We're also pretty sure that you know Newt ran his campaign (and his own personal finances) into the ground in his quest for the Republican nomination.
But, we bet you didn't know that Newt thinks his experience is something that can be beneficial to others who also want to be POTUS.
On Sunday, he shared some wisdom that he'd gleamed from his failed run with up-and-coming Democrat Martin O'Malley on "Meet the Press." Martin is the governor of Maryland and the current chairman of the Democratic Governors Association.
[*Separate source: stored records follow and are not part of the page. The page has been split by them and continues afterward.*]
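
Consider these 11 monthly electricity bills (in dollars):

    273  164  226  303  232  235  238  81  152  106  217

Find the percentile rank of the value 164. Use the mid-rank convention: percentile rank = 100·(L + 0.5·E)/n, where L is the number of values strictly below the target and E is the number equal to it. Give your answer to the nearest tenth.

Sorted: 81, 106, 152, 164, 217, 226, 232, 235, 238, 273, 303.
Count below 164: L = 3; count equal: E = 1; n = 11.
Percentile rank = 100·(3 + 0.5·1)/11 = 100·3.5/11 = 31.82.

31.8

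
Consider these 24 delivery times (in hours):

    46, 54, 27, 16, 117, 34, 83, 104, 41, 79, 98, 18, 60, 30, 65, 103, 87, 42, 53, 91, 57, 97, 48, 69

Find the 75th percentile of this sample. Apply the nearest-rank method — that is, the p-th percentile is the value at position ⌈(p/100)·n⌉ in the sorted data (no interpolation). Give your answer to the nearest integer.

87

Sorted: 16, 18, 27, 30, 34, 41, 42, 46, 48, 53, 54, 57, 60, 65, 69, 79, 83, 87, 91, 97, 98, 103, 104, 117.
n = 24.
Position = ⌈75/100 · 24⌉ = ⌈18⌉ = 18.
The value at rank 18 is 87.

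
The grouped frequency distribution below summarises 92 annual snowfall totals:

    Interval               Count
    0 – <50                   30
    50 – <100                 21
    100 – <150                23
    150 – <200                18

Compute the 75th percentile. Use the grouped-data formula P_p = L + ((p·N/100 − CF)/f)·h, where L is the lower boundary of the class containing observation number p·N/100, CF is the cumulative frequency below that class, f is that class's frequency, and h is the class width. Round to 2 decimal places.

139.13

N = 92; target position k = 75/100 · 92 = 69.
Cumulative frequencies: 30, 51, 74, 92.
Observation 69 falls in the class 100 – <150.
L = 100, CF = 51, f = 23, h = 50.
P75 = 100 + ((69 − 51)/23)·50 = 100 + 39.1304 = 139.13.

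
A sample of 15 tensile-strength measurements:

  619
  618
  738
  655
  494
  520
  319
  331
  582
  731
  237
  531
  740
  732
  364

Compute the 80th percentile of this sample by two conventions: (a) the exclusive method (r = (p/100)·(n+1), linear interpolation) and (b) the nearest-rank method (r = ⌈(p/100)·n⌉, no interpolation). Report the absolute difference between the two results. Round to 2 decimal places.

0.80

Sorted: 237, 319, 331, 364, 494, 520, 531, 582, 618, 619, 655, 731, 732, 738, 740.
n = 15.
(a) r = 12.8; between ranks 12 (731) and 13 (732): 731.8.
(b) the nearest-rank method: rank 12 → 731.
|731.8 − 731| = 0.8.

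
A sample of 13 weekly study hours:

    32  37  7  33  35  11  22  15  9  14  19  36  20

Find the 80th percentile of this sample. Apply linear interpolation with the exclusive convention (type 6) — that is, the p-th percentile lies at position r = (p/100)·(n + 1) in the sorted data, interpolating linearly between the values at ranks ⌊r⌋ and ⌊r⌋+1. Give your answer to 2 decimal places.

35.20

Sorted: 7, 9, 11, 14, 15, 19, 20, 22, 32, 33, 35, 36, 37.
n = 13.
r = (80/100)·(13 + 1) = 11.2.
Rank 11 is 35 and rank 12 is 36.
Interpolate: 35 + 0.2·(36 − 35) = 35 + 0.2·1 = 35.2.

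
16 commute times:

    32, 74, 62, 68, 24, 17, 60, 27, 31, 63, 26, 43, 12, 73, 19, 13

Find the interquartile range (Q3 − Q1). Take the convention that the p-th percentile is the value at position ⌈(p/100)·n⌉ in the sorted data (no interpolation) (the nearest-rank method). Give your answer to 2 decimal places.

43.00

Sorted: 12, 13, 17, 19, 24, 26, 27, 31, 32, 43, 60, 62, 63, 68, 73, 74.
n = 16.
P25: rank ⌈25/100·16⌉ = 4 → 19.
P75: rank ⌈75/100·16⌉ = 12 → 62.
Difference: 62 − 19 = 43.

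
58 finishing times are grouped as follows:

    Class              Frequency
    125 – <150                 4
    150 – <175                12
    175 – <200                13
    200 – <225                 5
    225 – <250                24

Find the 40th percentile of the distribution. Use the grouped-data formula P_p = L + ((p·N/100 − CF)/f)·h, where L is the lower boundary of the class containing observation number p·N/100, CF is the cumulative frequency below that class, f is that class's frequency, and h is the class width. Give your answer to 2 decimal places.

188.85

N = 58; target position k = 40/100 · 58 = 23.2.
Cumulative frequencies: 4, 16, 29, 34, 58.
Observation 23.2 falls in the class 175 – <200.
L = 175, CF = 16, f = 13, h = 25.
P40 = 175 + ((23.2 − 16)/13)·25 = 175 + 13.8462 = 188.846.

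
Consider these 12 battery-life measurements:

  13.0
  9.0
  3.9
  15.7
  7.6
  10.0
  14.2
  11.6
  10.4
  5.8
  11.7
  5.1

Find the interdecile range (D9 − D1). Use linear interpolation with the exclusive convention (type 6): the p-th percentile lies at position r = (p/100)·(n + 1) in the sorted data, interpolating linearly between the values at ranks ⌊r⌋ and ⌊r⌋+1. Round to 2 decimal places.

Sorted: 3.9, 5.1, 5.8, 7.6, 9.0, 10.0, 10.4, 11.6, 11.7, 13.0, 14.2, 15.7.
n = 12.
P10: r = 1.3; ranks 1–2 are 3.9, 5.1; interpolating gives 4.26.
P90: r = 11.7; ranks 11–12 are 14.2, 15.7; interpolating gives 15.25.
Difference: 15.25 − 4.26 = 10.99.

10.99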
Here are those amazing pearls of wisdom that Newt was kind enough to share with Martin, and us:
- Have a bunch of money. No, seriously, Newt flat out told Martin to "raise a lot of money." He then added: "It's the entry-level problem. You've got to be prepared." Personally, we think we think he should have added and "don't spend money you don't have."
- Learn to love living on the road. According to Newt, the shocking truth is that if you want convince Americans that you want to be President you have to travel around and, you know, like talk to a lot of them face-to-face. Instead of sitting at home and posting to your blog or pontificating in a TV studio. "Understand you'll spend two or three years on the road," Newt said.
- Be tough or get out. "This has been a brutal, tough process at least since 1800," Newt explained to Martin. "If you're not tough enough to get the presidency, you're not tough enough to be president."
- Talk to Mark Warner. Newt thinks the best person with which to talk before deciding to run for POTUS is this former Virginia governor and now senator. "Mark Warner's a great guy to talk to because he went out, he looked at it a lot, and he came back and ran for the Senate," Newt explained.
In the end, Martin shot Newt down and told him, "I haven't even thought that far. I'm focused on what I'm doing right now, which is doing everything in my power to help elect Democratic governors."
Ha! That line is such a "thanks for the advice, but I don't need it."
We like Gov. O'Malley even more now!